To investigate the effect of different lead exclusion criteria for the manual measurement of QT dispersion (QTd). Simultaneous 12-lead ECGs from three groups of 25 subjects were studied; healthy normal subjects, subjects with a myocardial infarction, and subjects with arrhythmias. Leads were excluded with (1) small absolute T wave amplitudes, (2) small relative T wave amplitudes, and (3) small and/or large relative QT measurements. QTd was calculated as the QT range and assessed for its ability to differentiate between the normal and pathological groups. With exclusion of no leads or low absolute amplitude T waves (< 50 microV) significant differences were observed only between normal and myocardial infarct groups (P < 0.05). Significant differences between normal and both pathological groups were observed when excluding the lead with the smallest amplitude T wave or shortest QT (P < 0.05), or when two leads of either type were excluded (P < 0.005). There was good agreement between leads excluded by amplitude or QT (P < 0.01). Lead exclusion for QTd is important. Exclusion of the two smallest amplitude or two shortest QT leads from each subject produced the greatest differences between the normal and pathological groups.

Dispersion of QT intervals: a measure of dispersion of repolarization or simply a projection effect?

QT interval dispersion may provide little information about repolarization dispersion. Some clinical measurements demonstrate an association between high QT interval dispersion and high morbidity and mortality, but what is being measured is not clear. This study was designed to help resolve this dilemma. We compared the association between different clinical measures of QT interval dispersion and the ECG lead amplitudes derived from a heart vector model of repolarization with no repolarization dispersion whatsoever. We compared our clinical QT interval dispersion data obtained from 25 subjects without cardiac disease with similar data from published studies, and correlated these QT dispersion results with the distribution of lead amplitudes derived from the projection of the heart vector onto the body surface during repolarization. Published results were available for mean relative QT intervals and mean differences from the maximum QT interval. The leads were derived from Uijen and Dower lead vector data. Using the Uijen lead vector data, the correlation between measurements of dispersion and derived lead amplitudes ranged from 0.78 to 0.99 for limb leads, and using the Dower values ranged from 0.81 to 0.94 for the precordial leads. These results show a clear association between the measured QT interval dispersion and the variation in ECG lead amplitudes derived from a simple heart vector model of repolarization with no regional information. Therefore, measured QT dispersion is related mostly to a projection effect and is not a true measure of repolarization dispersion. Our existing interpretation of QT dispersion must be reexamined, and other measurements that provide true repolarization dispersion data investigated.

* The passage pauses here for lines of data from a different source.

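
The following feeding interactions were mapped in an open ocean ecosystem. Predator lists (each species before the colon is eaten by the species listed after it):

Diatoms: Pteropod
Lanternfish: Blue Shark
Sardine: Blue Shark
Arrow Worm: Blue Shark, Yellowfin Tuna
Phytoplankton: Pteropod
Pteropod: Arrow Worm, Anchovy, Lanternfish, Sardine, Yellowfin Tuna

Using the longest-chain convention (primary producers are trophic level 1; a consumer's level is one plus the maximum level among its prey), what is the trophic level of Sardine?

Trophic level 3

Diatoms is a producer → level 1.
Pteropod eats Diatoms (level 1); other prey at levels: Phytoplankton 1 → level 2.
Sardine eats Pteropod → level 3.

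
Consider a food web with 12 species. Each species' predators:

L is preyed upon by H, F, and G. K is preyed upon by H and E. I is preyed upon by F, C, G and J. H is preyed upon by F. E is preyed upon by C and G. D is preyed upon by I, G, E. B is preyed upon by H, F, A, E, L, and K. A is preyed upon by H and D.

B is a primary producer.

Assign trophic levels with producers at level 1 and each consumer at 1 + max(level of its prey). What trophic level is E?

B is a producer → level 1.
A eats B → level 2.
D eats A → level 3.
E eats D (level 3); other prey at levels: B 1, K 2 → level 4.

Trophic level 4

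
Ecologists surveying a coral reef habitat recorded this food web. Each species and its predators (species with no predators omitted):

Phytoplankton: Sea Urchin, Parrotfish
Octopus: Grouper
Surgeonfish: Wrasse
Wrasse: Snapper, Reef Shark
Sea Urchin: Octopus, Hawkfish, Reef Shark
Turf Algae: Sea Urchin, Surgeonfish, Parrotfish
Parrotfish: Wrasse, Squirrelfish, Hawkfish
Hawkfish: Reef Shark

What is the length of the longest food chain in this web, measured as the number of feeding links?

3 links

One longest chain: Turf Algae → Surgeonfish → Wrasse → Snapper.
It has 4 species and 3 links.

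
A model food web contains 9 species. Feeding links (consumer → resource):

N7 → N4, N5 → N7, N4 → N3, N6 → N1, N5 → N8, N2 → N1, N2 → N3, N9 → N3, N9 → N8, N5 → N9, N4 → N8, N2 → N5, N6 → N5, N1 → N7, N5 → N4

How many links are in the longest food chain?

4 links

One longest chain: N8 → N4 → N7 → N5 → N6.
It has 5 species and 4 links.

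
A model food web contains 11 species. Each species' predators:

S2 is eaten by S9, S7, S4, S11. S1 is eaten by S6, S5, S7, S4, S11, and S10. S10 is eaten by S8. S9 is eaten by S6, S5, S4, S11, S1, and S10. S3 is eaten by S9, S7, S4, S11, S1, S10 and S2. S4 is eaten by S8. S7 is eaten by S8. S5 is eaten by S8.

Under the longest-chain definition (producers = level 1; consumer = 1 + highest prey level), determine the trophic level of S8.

S3 is a producer → level 1.
S2 eats S3 → level 2.
S9 eats S2 (level 2); other prey at levels: S3 1 → level 3.
S1 eats S9 (level 3); other prey at levels: S3 1 → level 4.
S4 eats S1 (level 4); other prey at levels: S3 1, S2 2, S9 3 → level 5.
S8 eats S4 (level 5); other prey at levels: S10 5, S7 5, S5 5 → level 6.

Trophic level 6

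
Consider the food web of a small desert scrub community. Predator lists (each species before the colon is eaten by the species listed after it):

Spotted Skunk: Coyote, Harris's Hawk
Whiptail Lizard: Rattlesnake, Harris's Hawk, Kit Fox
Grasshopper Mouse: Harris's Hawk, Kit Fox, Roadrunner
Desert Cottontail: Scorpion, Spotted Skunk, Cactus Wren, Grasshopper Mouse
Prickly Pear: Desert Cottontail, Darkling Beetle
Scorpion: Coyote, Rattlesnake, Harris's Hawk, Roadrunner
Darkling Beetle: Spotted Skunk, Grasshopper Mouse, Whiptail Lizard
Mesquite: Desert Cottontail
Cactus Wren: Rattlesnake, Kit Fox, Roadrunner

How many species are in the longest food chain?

One longest chain: Mesquite → Desert Cottontail → Scorpion → Coyote.
It has 4 species and 3 links.

4 species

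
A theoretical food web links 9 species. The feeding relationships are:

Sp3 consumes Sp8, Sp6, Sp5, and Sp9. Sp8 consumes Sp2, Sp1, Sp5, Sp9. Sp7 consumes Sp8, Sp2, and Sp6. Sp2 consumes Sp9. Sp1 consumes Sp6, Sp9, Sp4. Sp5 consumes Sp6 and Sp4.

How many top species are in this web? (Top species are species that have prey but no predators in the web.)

2

Top species (has prey, but nothing eats it): Sp3, Sp7.
Count: 2.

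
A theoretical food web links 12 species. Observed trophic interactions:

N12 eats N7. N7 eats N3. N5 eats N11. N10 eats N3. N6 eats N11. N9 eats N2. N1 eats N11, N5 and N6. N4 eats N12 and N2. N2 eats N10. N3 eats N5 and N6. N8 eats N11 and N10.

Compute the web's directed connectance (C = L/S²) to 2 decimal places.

The web has S = 12 species and L = 16 feeding links.
C = L / S² = 16 / 144 = 0.1111 ≈ 0.11.

C = 0.11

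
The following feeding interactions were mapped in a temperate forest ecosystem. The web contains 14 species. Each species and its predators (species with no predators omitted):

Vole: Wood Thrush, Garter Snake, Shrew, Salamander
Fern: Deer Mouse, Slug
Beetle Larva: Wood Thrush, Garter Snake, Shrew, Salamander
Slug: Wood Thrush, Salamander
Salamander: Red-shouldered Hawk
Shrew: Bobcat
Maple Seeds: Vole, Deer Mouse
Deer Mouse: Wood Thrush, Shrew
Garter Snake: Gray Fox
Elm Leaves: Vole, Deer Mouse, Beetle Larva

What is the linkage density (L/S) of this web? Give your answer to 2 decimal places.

L/S = 1.57

There are L = 22 links among S = 14 species.
L/S = 22/14 = 1.5714 ≈ 1.57.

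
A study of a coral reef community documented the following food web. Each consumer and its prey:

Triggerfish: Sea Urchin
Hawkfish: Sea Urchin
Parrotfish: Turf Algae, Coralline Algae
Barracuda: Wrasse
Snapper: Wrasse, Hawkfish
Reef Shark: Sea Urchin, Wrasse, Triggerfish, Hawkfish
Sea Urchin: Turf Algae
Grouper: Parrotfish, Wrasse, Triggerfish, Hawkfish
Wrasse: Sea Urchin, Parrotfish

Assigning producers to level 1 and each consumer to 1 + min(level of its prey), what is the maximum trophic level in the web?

4

Producers (level 1): Turf Algae, Coralline Algae.
Following each consumer down to its lowest-level prey: Turf Algae → Sea Urchin → Wrasse → Snapper (levels 1 through 4).
All prey of Snapper (Wrasse 3, Hawkfish 3) are at level 3 or above, so Snapper is at level 1 + 3 = 4.
Every consumer has at least one prey at level 3 or below, so none exceeds level 4.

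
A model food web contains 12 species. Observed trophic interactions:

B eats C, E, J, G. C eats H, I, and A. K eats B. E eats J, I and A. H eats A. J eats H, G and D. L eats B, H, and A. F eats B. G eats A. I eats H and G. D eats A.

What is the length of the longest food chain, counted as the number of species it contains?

6 species

One longest chain: A → H → I → C → B → K.
It has 6 species and 5 links.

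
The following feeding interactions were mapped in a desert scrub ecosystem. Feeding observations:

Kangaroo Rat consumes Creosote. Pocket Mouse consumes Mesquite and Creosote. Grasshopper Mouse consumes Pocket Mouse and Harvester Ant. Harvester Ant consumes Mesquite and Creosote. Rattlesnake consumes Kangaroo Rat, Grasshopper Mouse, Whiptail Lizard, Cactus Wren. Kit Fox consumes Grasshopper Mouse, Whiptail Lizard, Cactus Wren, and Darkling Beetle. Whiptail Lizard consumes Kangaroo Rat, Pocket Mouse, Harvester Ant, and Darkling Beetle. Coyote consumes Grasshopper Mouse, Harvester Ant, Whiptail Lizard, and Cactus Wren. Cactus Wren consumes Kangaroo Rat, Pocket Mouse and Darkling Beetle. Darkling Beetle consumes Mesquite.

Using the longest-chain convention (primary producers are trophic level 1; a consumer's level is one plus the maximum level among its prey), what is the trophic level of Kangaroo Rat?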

Computer model for study of cardiac repolarization.

INTRODUCTION: We propose a new and simple method to model repolarization in the left ventricle and the corresponding T waves on the surface ECG. METHODS AND RESULTS: We modeled the cardiac cell action potentials (APs) in the left ventricle (LV) with differences in only the duration of the plateau phase. Using published experimental data on the epicardial and endocardial repolarization sequences, for each point on the left ventricular surface we set a different AP repolarization starting time, determined by the duration of the plateau phase. The surface source model was used to compute potentials on the surface of the torso, generated by repolarization of the LV. Both the torso and the LV had homogeneous and isotropic conductivity. We simulated T waves on the 12-lead ECG and compared our results with measured T waves from five normal subjects. The orientation and shape in each lead were reproduced. In each lead we computed the root mean square error between simulated and measured T waves. The average error across the 12 leads was small, with a mean value of 0.11 mV across all the subjects. CONCLUSION: Repolarization of the LV can be modeled independently of the depolarization sequence and AP duration gradients. This method is an easy and powerful tool to describe the ECG features of repolarization.